Example extracted EAD item record for IRN=131065:
<c01 level="item">
<did>
<unitid label="Reference Number">APG-0637-1/2-G</unitid>
<unitid label="IRN">131065</unitid>
<unittitle>Steam railway locomotive the "Sandfly" on the Karekare beach tramway.</unittitle>
<unitdate certainty="circa" datechar="creation" type="inclusive">[ca 1915-1916]</unitdate>
<physdesc>Dry plate glass negative 6.5 x 4.75 inches
<genreform source="tgm">Negatives</genreform>
<physfacet type="Inscription">Album page, Locomotive on the beach tram.</physfacet>
<physfacet type="Orientation">Horizontal image</physfacet>
<extent>1.00 b&w original negative(s)</extent>
</physdesc>
<note>
<p>Original print in Godber Album Vol 101, p 30 (PA1-o-195)</p>
</note>
</did>
<scopecontent>
<p>Steam railway locomotive "Sandfly" travelling along a trestle bridge on the Karekare beach tramway. Three men are on a wagon behind the engine and are named as Knutzen, Millington, Austin in the Godber Album (Vol 101, p 30). Millington and Knutzen are identified in other images in the album. Photographed by Albert Percy Godber between 1915 and 1916.</p>
</scopecontent>
<controlaccess>
<subject source="lcsh">Locomotives</subject>
<name role="Subject">Sandfly (Locomotive)</name>
<name role="Subject">Knutzen, Hans Peter, 1863-1949</name>
<name role="Subject">Millington, S, active 1915-1916</name>
<geogname role="subject">Karekare</geogname>
</controlaccess>
<accessrestrict>
<p>Partly restricted - Please use surrogate in place of original.</p>
</accessrestrict>
<altformavail>
<head>Alternative Form of Material</head>
<p>Digital Copy available</p>
<p>File Print available (
<num type="File Print">PFP-000824</num>). (
<num type="File Print">PFP-000825</num>).
</p>
</altformavail>
<dao>
<daodesc>
<p>IE74026</p>
</daodesc>
</dao>
</c01>
The final file could be saved losslessly in TIFF or PNG formats, as the PNGs are half the size, this is the chosen format and matches the way the Ophir dezoomer works.
The workflow looks like:
- Manually download the master EAD xml file
- Use the EAD to deduce which photographs have digital scans available
- Per image, deduce the catalogue URL and extract metadata for the image page
- Go to the IIP viewer, work out the server IIP filename, deduce the tilenames
- Query the IIPinfo file, giving the max height and width available
- Use IIPinfo to pull down the image tiles and stitch with PIL standard calls or let the Ophir tool do the assembly, save as PNG
- Upload new image from local file, loop to the next available from the EAD
Metadata
[edit]Mapping to {{Information}} is intuitive, with a few interpretations:
- Date may not always exist at the item level but can be found as unitdate in both item and parent Descriptive Identification (did).
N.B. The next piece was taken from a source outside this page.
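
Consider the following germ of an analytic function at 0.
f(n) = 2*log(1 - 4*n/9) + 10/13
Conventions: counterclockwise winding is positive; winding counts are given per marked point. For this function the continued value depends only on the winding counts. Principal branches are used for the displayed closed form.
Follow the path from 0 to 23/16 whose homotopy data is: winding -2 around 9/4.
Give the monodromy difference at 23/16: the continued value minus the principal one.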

Format is inconsistent, e.g. [1920], 1920?, [ca 1920], circa 1920
- IDs exist as:
- IRN, the catalogue record number for the item
- Reference Number, the original long item archive number which may include forward slashes
- dao, Digital Archival Object, which appears to be the unique digital image number. This would be critical if there were many images for an item such as images of the negative as well as the print, however for this collection there is one scan per photograph item
- geogname, Geographic Name, is an optional field for the place represented in the photograph
Copyright
[edit]{{PD-New Zealand}} applies to all photographs in this collection by date of photograph taken. {{PD-1996}} is added as the Wikimedia Foundation servers host Wikimedia Commons in the USA.
Upload
[edit]Uploaded png files appear in Category:Photographs by Albert Percy Godber, using it as a bucket category. The upload comment includes a link to this project page. A report of images in this upload, excluding pre-batch project versions, is at Petscan, the 28 pre-existing images are listed here, and GLAM dashboard reports are here
The images are intensive in local processing time and number of downloads, taking several minutes each. Images are in the order of 10 to 25 megabytes when downloaded and up to a maximum of 60 megapixels.